Rashid agitó la pistola por encima de la cabeza.

– Que prueben a entrar en mi casa. ¡Seré yo quien les aplaste las pelotas! ¡Les volaré la cabeza! ¿Os dais cuenta de lo afortunadas que sois por tener a un hombre que no teme ni al propio Shaitán?

Miró al suelo y vio a Aziza a sus pies.

– ¡Fuera! -le gritó, blandiendo el arma para ahuyentarla-. ¡Deja de seguirme! Y deja de mover las manos. No voy a cogerte. ¡Vete!
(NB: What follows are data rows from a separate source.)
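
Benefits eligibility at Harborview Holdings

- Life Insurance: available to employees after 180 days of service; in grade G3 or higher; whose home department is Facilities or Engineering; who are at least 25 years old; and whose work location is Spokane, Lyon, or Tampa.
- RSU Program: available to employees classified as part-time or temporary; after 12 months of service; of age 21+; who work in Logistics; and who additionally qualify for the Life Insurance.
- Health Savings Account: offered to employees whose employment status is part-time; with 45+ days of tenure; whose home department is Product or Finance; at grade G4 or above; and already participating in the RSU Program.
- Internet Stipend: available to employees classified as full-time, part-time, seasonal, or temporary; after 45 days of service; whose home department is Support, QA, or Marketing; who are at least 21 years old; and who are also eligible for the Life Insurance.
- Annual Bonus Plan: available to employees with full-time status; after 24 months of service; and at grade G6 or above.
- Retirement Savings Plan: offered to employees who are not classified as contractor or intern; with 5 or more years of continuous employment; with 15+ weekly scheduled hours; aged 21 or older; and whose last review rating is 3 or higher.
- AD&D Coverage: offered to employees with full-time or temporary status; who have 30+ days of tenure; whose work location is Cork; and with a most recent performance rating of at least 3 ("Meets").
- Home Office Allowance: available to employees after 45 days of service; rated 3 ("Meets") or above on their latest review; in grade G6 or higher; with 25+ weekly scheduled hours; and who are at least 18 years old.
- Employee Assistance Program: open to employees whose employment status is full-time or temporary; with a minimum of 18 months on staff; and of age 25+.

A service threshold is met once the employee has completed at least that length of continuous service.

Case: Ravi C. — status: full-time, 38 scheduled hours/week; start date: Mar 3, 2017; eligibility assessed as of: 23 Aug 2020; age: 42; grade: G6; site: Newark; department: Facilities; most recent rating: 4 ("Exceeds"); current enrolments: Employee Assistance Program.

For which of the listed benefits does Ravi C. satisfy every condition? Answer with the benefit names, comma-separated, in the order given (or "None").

Annual Bonus Plan, Home Office Allowance, Employee Assistance Program

Service from Mar 3, 2017 to 23 Aug 2020: 1269 days.
Life Insurance — service 1269 days ≥ 180 days ✓; grade G6 ≥ G3 ✓; dept Facilities ✓; age 42 ≥ 25 ✓; site Newark ✗ (not Spokane, Lyon, or Tampa) → not eligible.
RSU Program — status full-time ✗ (requires part-time or temporary) → not eligible.
Health Savings Account — status full-time ✗ (requires part-time) → not eligible.
Internet Stipend — status full-time ✓; service 1269 days ≥ 45 days ✓; dept Facilities ✗ → not eligible.
Annual Bonus Plan — status full-time ✓; service 1269 days ≥ 24 months (≈720 days) ✓; grade G6 ≥ G6 ✓ → eligible.
Retirement Savings Plan — status full-time ✓ (not excluded); service 1269 days < 5 years (≈1825 days) ✗ → not eligible.
AD&D Coverage — status full-time ✓; service 1269 days ≥ 30 days ✓; site Newark ✗ (not Cork) → not eligible.
Home Office Allowance — service 1269 days ≥ 45 days ✓; rating 4 ≥ 3 ✓; grade G6 ≥ G6 ✓; 38 hrs/wk ≥ 25 ✓; age 42 ≥ 18 ✓ → eligible.
Employee Assistance Program — status full-time ✓; service 1269 days ≥ 18 months (≈540 days) ✓; age 42 ≥ 25 ✓ → eligible.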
Vete antes de que te pise.

La niña dio un respingo y volvió gateando hacia Mariam con aire desolado y confuso. Acomodada en el regazo de la mujer, se chupó el pulgar con tristeza y observó a Rashid, enfurruñada y pensativa. De vez en cuando alzaba la vista hacia su protectora, buscando su consuelo, le pareció a ella. Pero, en lo tocante a padres, ella no podía ofrecerle consuelo alguno.

Mariam sintió un gran alivio cuando los combates empezaron a remitir, sobre todo porque ya no tenían que soportar a Rashid todo el día con su mal humor, que llenaba toda la casa. Además, le había dado un susto de muerte al blandir la pistola cargada cerca de Aziza.

Un día de aquel invierno, Laila pidió a Mariam que le dejara trenzarle los cabellos.

Ella se sentó y permaneció inmóvil observando los ágiles dedos de la muchacha en el espejo y su expresión concentrada. La pequeña dormía hecha un ovillo en el suelo. Bajo el brazo sujetaba una muñeca que Mariam le había hecho: la había rellenado con judías, le había cosido un vestido con tela teñida con té y le había puesto un collar hecho de pequeños carretes de hilo vacíos ensartados en una cuerda.